Traumatic Fixation in Caravaggio
Gabriela van den Hoven
As if emanating from his very bones, Caravaggio painted without hesitation directly onto the canvas. It is said he created a new language of theatrical realism, by choosing his models in the street1. In every scene, he depicts the most dramatic instant, immortalizing moments in which jouissance imposes itself beyond words - particularly in sacred themes like The Taking of Christ or The Crucifixion of Saint Peter. Such dramatic representations of an “Other jouissance” - a jouissance of the body, as A. Stevens explains2 - differ from those emanating from dreams or symptoms, which express either a prohibition or lifting of repression.
The use of diagonals and lines shifts the picture, decentering and dividing the viewer to make room for the new in repetition3, as in The Fortune Teller. He captured the object whilst alluding to something else - e.g. using prostitutes as models in religious paintings - prompting critics to call his work “incongruous”. In other paintings, like The Crucifixion of St Peter, Caravaggio creates a series of sharp compositional diagonals that amplify the traumatic drama4. Depicted against a background of impenetrable darkness, traumatic moments charged with libidinal energy point to the eruption of a “real” beyond realism in the body of the suffering saint. Capturing the moment St. Peter’s cross is raised; he creates a long diagonal across the composition that draws the viewer’s eye towards the “jouissance” of the body turning in agony. St Peter’s gaze appears empty, yet present, vainly seeking something “Other”, a word, a God, from outside the scene.
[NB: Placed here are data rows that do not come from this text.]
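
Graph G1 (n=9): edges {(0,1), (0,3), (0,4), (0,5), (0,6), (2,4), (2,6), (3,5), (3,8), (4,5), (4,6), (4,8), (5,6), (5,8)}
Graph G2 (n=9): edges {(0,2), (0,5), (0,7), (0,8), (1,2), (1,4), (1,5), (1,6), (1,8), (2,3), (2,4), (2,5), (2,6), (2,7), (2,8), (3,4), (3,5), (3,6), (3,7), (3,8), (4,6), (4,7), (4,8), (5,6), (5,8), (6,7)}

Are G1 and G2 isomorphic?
No, not isomorphic

The graphs are NOT isomorphic.

Counting triangles (3-cliques): G1 has 8, G2 has 30.
Triangle count is an isomorphism invariant, so differing triangle counts rule out isomorphism.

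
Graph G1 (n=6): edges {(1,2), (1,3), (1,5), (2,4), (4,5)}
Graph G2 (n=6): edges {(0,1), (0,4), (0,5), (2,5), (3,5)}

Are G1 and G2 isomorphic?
No, not isomorphic

The graphs are NOT isomorphic.

Degrees in G1: deg(0)=0, deg(1)=3, deg(2)=2, deg(3)=1, deg(4)=2, deg(5)=2.
Sorted degree sequence of G1: [3, 2, 2, 2, 1, 0].
Degrees in G2: deg(0)=3, deg(1)=1, deg(2)=1, deg(3)=1, deg(4)=1, deg(5)=3.
Sorted degree sequence of G2: [3, 3, 1, 1, 1, 1].
The (sorted) degree sequence is an isomorphism invariant, so since G1 and G2 have different degree sequences they cannot be isomorphic.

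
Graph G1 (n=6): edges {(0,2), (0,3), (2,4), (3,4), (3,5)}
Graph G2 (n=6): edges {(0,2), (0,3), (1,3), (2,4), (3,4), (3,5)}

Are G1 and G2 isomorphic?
No, not isomorphic

The graphs are NOT isomorphic.

Counting edges: G1 has 5 edge(s); G2 has 6 edge(s).
Edge count is an isomorphism invariant (a bijection on vertices induces a bijection on edges), so differing edge counts rule out isomorphism.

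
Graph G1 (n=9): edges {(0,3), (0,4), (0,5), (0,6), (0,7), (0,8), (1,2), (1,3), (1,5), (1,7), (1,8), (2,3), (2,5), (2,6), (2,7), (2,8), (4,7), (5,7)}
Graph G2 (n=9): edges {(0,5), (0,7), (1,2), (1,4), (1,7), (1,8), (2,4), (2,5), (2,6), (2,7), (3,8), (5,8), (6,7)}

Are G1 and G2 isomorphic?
No, not isomorphic

The graphs are NOT isomorphic.

Degrees in G1: deg(0)=6, deg(1)=5, deg(2)=6, deg(3)=3, deg(4)=2, deg(5)=4, deg(6)=2, deg(7)=5, deg(8)=3.
Sorted degree sequence of G1: [6, 6, 5, 5, 4, 3, 3, 2, 2].
Degrees in G2: deg(0)=2, deg(1)=4, deg(2)=5, deg(3)=1, deg(4)=2, deg(5)=3, deg(6)=2, deg(7)=4, deg(8)=3.
Sorted degree sequence of G2: [5, 4, 4, 3, 3, 2, 2, 2, 1].
The (sorted) degree sequence is an isomorphism invariant, so since G1 and G2 have different degree sequences they cannot be isomorphic.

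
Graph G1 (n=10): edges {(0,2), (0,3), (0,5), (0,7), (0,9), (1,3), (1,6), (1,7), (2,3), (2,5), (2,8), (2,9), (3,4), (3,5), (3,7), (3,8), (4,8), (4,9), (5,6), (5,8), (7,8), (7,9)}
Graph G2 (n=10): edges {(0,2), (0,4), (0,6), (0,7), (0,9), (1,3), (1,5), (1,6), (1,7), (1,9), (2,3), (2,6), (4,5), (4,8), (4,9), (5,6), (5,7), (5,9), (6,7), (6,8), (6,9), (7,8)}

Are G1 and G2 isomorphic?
Yes, isomorphic

The graphs are isomorphic.
One valid mapping φ: V(G1) → V(G2): 0→9, 1→2, 2→5, 3→6, 4→8, 5→1, 6→3, 7→0, 8→7, 9→4

Verify φ preserves adjacency — for each edge of G1, its image is an edge of G2:
  (0,2) → (φ(0),φ(2)) = (5,9) ∈ E(G2) ✓
  (0,3) → (φ(0),φ(3)) = (6,9) ∈ E(G2) ✓
  (0,5) → (φ(0),φ(5)) = (1,9) ∈ E(G2) ✓
  (0,7) → (φ(0),φ(7)) = (0,9) ∈ E(G2) ✓
  (0,9) → (φ(0),φ(9)) = (4,9) ∈ E(G2) ✓
  (1,3) → (φ(1),φ(3)) = (2,6) ∈ E(G2) ✓
  (1,6) → (φ(1),φ(6)) = (2,3) ∈ E(G2) ✓
  (1,7) → (φ(1),φ(7)) = (0,2) ∈ E(G2) ✓
  (2,3) → (φ(2),φ(3)) = (5,6) ∈ E(G2) ✓
  (2,5) → (φ(2),φ(5)) = (1,5) ∈ E(G2) ✓
  (2,8) → (φ(2),φ(8)) = (5,7) ∈ E(G2) ✓
  (2,9) → (φ(2),φ(9)) = (4,5) ∈ E(G2) ✓
  (3,4) → (φ(3),φ(4)) = (6,8) ∈ E(G2) ✓
  (3,5) → (φ(3),φ(5)) = (1,6) ∈ E(G2) ✓
  (3,7) → (φ(3),φ(7)) = (0,6) ∈ E(G2) ✓
  (3,8) → (φ(3),φ(8)) = (6,7) ∈ E(G2) ✓
  (4,8) → (φ(4),φ(8)) = (7,8) ∈ E(G2) ✓
  (4,9) → (φ(4),φ(9)) = (4,8) ∈ E(G2) ✓
  (5,6) → (φ(5),φ(6)) = (1,3) ∈ E(G2) ✓
  (5,8) → (φ(5),φ(8)) = (1,7) ∈ E(G2) ✓
  (7,8) → (φ(7),φ(8)) = (0,7) ∈ E(G2) ✓
  (7,9) → (φ(7),φ(9)) = (0,4) ∈ E(G2) ✓
All 22 edges of G1 map to edges of G2, and |E(G1)| = |E(G2)| = 22, so φ is a bijection on edges as well as vertices. Hence G1 ≅ G2.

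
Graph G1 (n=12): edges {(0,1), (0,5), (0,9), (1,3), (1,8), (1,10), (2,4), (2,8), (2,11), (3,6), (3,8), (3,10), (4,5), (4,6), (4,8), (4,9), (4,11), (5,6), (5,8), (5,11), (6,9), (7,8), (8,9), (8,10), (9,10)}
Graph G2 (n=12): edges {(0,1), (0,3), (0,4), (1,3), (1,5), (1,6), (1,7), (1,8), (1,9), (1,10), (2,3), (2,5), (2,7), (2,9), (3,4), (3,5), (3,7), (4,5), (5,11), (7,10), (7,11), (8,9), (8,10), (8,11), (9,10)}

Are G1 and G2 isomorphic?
Yes, isomorphic

The graphs are isomorphic.
One valid mapping φ: V(G1) → V(G2): 0→11, 1→8, 2→0, 3→9, 4→3, 5→5, 6→2, 7→6, 8→1, 9→7, 10→10, 11→4

Verify φ preserves adjacency — for each edge of G1, its image is an edge of G2:
  (0,1) → (φ(0),φ(1)) = (8,11) ∈ E(G2) ✓
  (0,5) → (φ(0),φ(5)) = (5,11) ∈ E(G2) ✓
  (0,9) → (φ(0),φ(9)) = (7,11) ∈ E(G2) ✓
  (1,3) → (φ(1),φ(3)) = (8,9) ∈ E(G2) ✓
  (1,8) → (φ(1),φ(8)) = (1,8) ∈ E(G2) ✓
  (1,10) → (φ(1),φ(10)) = (8,10) ∈ E(G2) ✓
  (2,4) → (φ(2),φ(4)) = (0,3) ∈ E(G2) ✓
  (2,8) → (φ(2),φ(8)) = (0,1) ∈ E(G2) ✓
  (2,11) → (φ(2),φ(11)) = (0,4) ∈ E(G2) ✓
  (3,6) → (φ(3),φ(6)) = (2,9) ∈ E(G2) ✓
  (3,8) → (φ(3),φ(8)) = (1,9) ∈ E(G2) ✓
  (3,10) → (φ(3),φ(10)) = (9,10) ∈ E(G2) ✓
  (4,5) → (φ(4),φ(5)) = (3,5) ∈ E(G2) ✓
  (4,6) → (φ(4),φ(6)) = (2,3) ∈ E(G2) ✓
  (4,8) → (φ(4),φ(8)) = (1,3) ∈ E(G2) ✓
  (4,9) → (φ(4),φ(9)) = (3,7) ∈ E(G2) ✓
  (4,11) → (φ(4),φ(11)) = (3,4) ∈ E(G2) ✓
  (5,6) → (φ(5),φ(6)) = (2,5) ∈ E(G2) ✓
  (5,8) → (φ(5),φ(8)) = (1,5) ∈ E(G2) ✓
  (5,11) → (φ(5),φ(11)) = (4,5) ∈ E(G2) ✓
  (6,9) → (φ(6),φ(9)) = (2,7) ∈ E(G2) ✓
  (7,8) → (φ(7),φ(8)) = (1,6) ∈ E(G2) ✓
  (8,9) → (φ(8),φ(9)) = (1,7) ∈ E(G2) ✓
  (8,10) → (φ(8),φ(10)) = (1,10) ∈ E(G2) ✓
  (9,10) → (φ(9),φ(10)) = (7,10) ∈ E(G2) ✓
All 25 edges of G1 map to edges of G2, and |E(G1)| = |E(G2)| = 25, so φ is a bijection on edges as well as vertices. Hence G1 ≅ G2.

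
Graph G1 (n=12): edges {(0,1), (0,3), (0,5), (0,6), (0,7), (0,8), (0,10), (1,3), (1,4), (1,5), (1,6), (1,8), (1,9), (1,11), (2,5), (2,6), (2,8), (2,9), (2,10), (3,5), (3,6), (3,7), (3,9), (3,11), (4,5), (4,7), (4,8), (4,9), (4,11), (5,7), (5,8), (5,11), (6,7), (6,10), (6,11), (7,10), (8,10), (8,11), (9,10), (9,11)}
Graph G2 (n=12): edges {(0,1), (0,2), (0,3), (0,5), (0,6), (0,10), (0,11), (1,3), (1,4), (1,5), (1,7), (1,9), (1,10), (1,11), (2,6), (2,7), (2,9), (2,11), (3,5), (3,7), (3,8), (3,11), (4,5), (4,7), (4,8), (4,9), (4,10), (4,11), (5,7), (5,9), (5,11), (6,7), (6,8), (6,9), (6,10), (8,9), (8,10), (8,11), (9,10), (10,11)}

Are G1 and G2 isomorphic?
Yes, isomorphic

The graphs are isomorphic.
One valid mapping φ: V(G1) → V(G2): 0→10, 1→1, 2→2, 3→4, 4→3, 5→11, 6→9, 7→8, 8→0, 9→7, 10→6, 11→5

Verify φ preserves adjacency — for each edge of G1, its image is an edge of G2:
  (0,1) → (φ(0),φ(1)) = (1,10) ∈ E(G2) ✓
  (0,3) → (φ(0),φ(3)) = (4,10) ∈ E(G2) ✓
  (0,5) → (φ(0),φ(5)) = (10,11) ∈ E(G2) ✓
  (0,6) → (φ(0),φ(6)) = (9,10) ∈ E(G2) ✓
  (0,7) → (φ(0),φ(7)) = (8,10) ∈ E(G2) ✓
  (0,8) → (φ(0),φ(8)) = (0,10) ∈ E(G2) ✓
  (0,10) → (φ(0),φ(10)) = (6,10) ∈ E(G2) ✓
  (1,3) → (φ(1),φ(3)) = (1,4) ∈ E(G2) ✓
  (1,4) → (φ(1),φ(4)) = (1,3) ∈ E(G2) ✓
  (1,5) → (φ(1),φ(5)) = (1,11) ∈ E(G2) ✓
  (1,6) → (φ(1),φ(6)) = (1,9) ∈ E(G2) ✓
  (1,8) → (φ(1),φ(8)) = (0,1) ∈ E(G2) ✓
  (1,9) → (φ(1),φ(9)) = (1,7) ∈ E(G2) ✓
  (1,11) → (φ(1),φ(11)) = (1,5) ∈ E(G2) ✓
  (2,5) → (φ(2),φ(5)) = (2,11) ∈ E(G2) ✓
  (2,6) → (φ(2),φ(6)) = (2,9) ∈ E(G2) ✓
  (2,8) → (φ(2),φ(8)) = (0,2) ∈ E(G2) ✓
  (2,9) → (φ(2),φ(9)) = (2,7) ∈ E(G2) ✓
  (2,10) → (φ(2),φ(10)) = (2,6) ∈ E(G2) ✓
  (3,5) → (φ(3),φ(5)) = (4,11) ∈ E(G2) ✓
  (3,6) → (φ(3),φ(6)) = (4,9) ∈ E(G2) ✓
  (3,7) → (φ(3),φ(7)) = (4,8) ∈ E(G2) ✓
  (3,9) → (φ(3),φ(9)) = (4,7) ∈ E(G2) ✓
  (3,11) → (φ(3),φ(11)) = (4,5) ∈ E(G2) ✓
  (4,5) → (φ(4),φ(5)) = (3,11) ∈ E(G2) ✓
  (4,7) → (φ(4),φ(7)) = (3,8) ∈ E(G2) ✓
  (4,8) → (φ(4),φ(8)) = (0,3) ∈ E(G2) ✓
  (4,9) → (φ(4),φ(9)) = (3,7) ∈ E(G2) ✓
  (4,11) → (φ(4),φ(11)) = (3,5) ∈ E(G2) ✓
  (5,7) → (φ(5),φ(7)) = (8,11) ∈ E(G2) ✓
  (5,8) → (φ(5),φ(8)) = (0,11) ∈ E(G2) ✓
  (5,11) → (φ(5),φ(11)) = (5,11) ∈ E(G2) ✓
  (6,7) → (φ(6),φ(7)) = (8,9) ∈ E(G2) ✓
  (6,10) → (φ(6),φ(10)) = (6,9) ∈ E(G2) ✓
  (6,11) → (φ(6),φ(11)) = (5,9) ∈ E(G2) ✓
  (7,10) → (φ(7),φ(10)) = (6,8) ∈ E(G2) ✓
  (8,10) → (φ(8),φ(10)) = (0,6) ∈ E(G2) ✓
  (8,11) → (φ(8),φ(11)) = (0,5) ∈ E(G2) ✓
  (9,10) → (φ(9),φ(10)) = (6,7) ∈ E(G2) ✓
  (9,11) → (φ(9),φ(11)) = (5,7) ∈ E(G2) ✓
All 40 edges of G1 map to edges of G2, and |E(G1)| = |E(G2)| = 40, so φ is a bijection on edges as well as vertices. Hence G1 ≅ G2.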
The frozen figure with his mouth agape accentuates the outline of an empty mouth, becoming a border, a signifier, while evidencing the futility of speech and language to assimilate the real5 . J.-A. Miller points out that this “jouissance One” is a “jouissance” of the body linked to a “traumatic fixation” as such outside the frame of fantasy6.
References
1 Graham-Dixon A., Caravaggio, A Life Sacred and Profane, New York, Norton & Company, 2011.
2 https://www.amp-nls.org/nls-messager/towards-the-nls-congress-2022-argument
3 Miller J.-A., “La Logica del Significante”, Matemas II, 1994, 22-51.
4 Lambert G., Caravaggio, Taschen, 2004.
5 Miller J.-A., L’Être et l'Un, lesson of 15th March 1995, Quarto, n° 121, 2019, 17.
6 Miller J.-.A, Being and The One (unpublished).